Not Dead Yet

Not Dead Yet

A rom-com novel adaptation that doesn’t know what to do with its ghostly twist


TV Show

United States of America
Angela Elayne Gibbs, Gina Rodriguez, Hannah Simone
22 min


Nell should write about me, I'm bored to death.

What it's about

After the end of her relationship, Nell Serrano (Gina Rodriguez) relocates back to the US and tries to revive her career through her old role as a newspaper reporter. Stuck in the obituary section, Serrano hopes for a better role as she’s haunted by the ghost of her obit’s subject.

The take

While based on a rom-com novel, Not Dead Yet adapts it with a supernatural twist… And proceeds to forget about it. The book that inspired the series is structured like personal journal entries, with the classic gratitude list, from a forty-year-old writer wanting to restart her life. Unfortunately, the US series removes the confessional vibe, by shoehorning ghosts into the plot. Instead of developing an appreciation for life through interviewing dead people’s loved ones, the ghosts lecture it for her, individually doing so until they disappear when their obit gets published. As a result, lessons aren’t internally realized and the relationships she forms feel hollow. Any dynamic she forms with a fleeting ghost or their loved ones could easily be brushed away in the succeeding episode.
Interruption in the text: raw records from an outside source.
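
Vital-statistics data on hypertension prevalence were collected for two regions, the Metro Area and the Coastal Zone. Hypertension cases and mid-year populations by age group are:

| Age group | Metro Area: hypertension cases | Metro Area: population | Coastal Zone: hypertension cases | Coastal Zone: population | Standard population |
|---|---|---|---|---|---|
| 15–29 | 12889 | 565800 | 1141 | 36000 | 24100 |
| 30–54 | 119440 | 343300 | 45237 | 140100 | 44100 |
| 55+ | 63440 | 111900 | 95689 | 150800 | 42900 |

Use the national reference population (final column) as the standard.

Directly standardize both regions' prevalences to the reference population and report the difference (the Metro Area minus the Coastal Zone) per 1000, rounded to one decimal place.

-18.1

Age-specific rates per 1000 for the Metro Area: 22.780, 347.917, 566.935.
For the Coastal Zone: 31.694, 322.891, 634.542.
Standard total = 111100; weights = 0.2169, 0.3969, 0.3861.
The Metro Area: 0.2169×22.780 + 0.3969×347.917 + 0.3861×566.935 = 361.9591 per 1000.
The Coastal Zone: 0.2169×31.694 + 0.3969×322.891 + 0.3861×634.542 = 380.0647 per 1000.
Difference = 361.9591 − 380.0647 = -18.1056.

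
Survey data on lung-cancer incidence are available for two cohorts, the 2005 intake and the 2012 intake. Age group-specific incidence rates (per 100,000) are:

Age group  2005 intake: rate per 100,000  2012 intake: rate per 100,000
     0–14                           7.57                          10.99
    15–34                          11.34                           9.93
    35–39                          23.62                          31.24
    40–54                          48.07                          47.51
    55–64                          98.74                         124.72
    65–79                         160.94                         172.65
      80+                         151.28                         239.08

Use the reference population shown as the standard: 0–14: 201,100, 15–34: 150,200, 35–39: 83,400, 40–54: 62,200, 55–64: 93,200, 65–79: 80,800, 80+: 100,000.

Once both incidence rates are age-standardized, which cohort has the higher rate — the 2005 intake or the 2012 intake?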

In adding the twist, Not Dead Yet fails to juggle its additional ghostly plot line, while also missing the empathy wanted by millennials missing generational markers.

What stands out

When a show’s premise revolves around ghosts and death notices, the expectation would be that the series would have some moments to deal with life, death, or existential crises. This new twist for the adaptation could have added an interesting flair through dark, sardonic humor. Unfortunately, the show doesn’t want to do this. More screen time is dedicated to regular workplace banter, over the show’s supernatural elements. The time when the first ghost appears, Serrano quickly recalls previous ghost-related films, and denies the ghost’s existence, but then drops it to deal with some work issue. In fact, the show seems to be so uninterested in the supernatural, that the ghosts are boring here. While the show itself isn’t the worst thing I’ve ever watched, it’s a shame that the show loses sight of what makes its twist unique in favor of standard sitcom quips.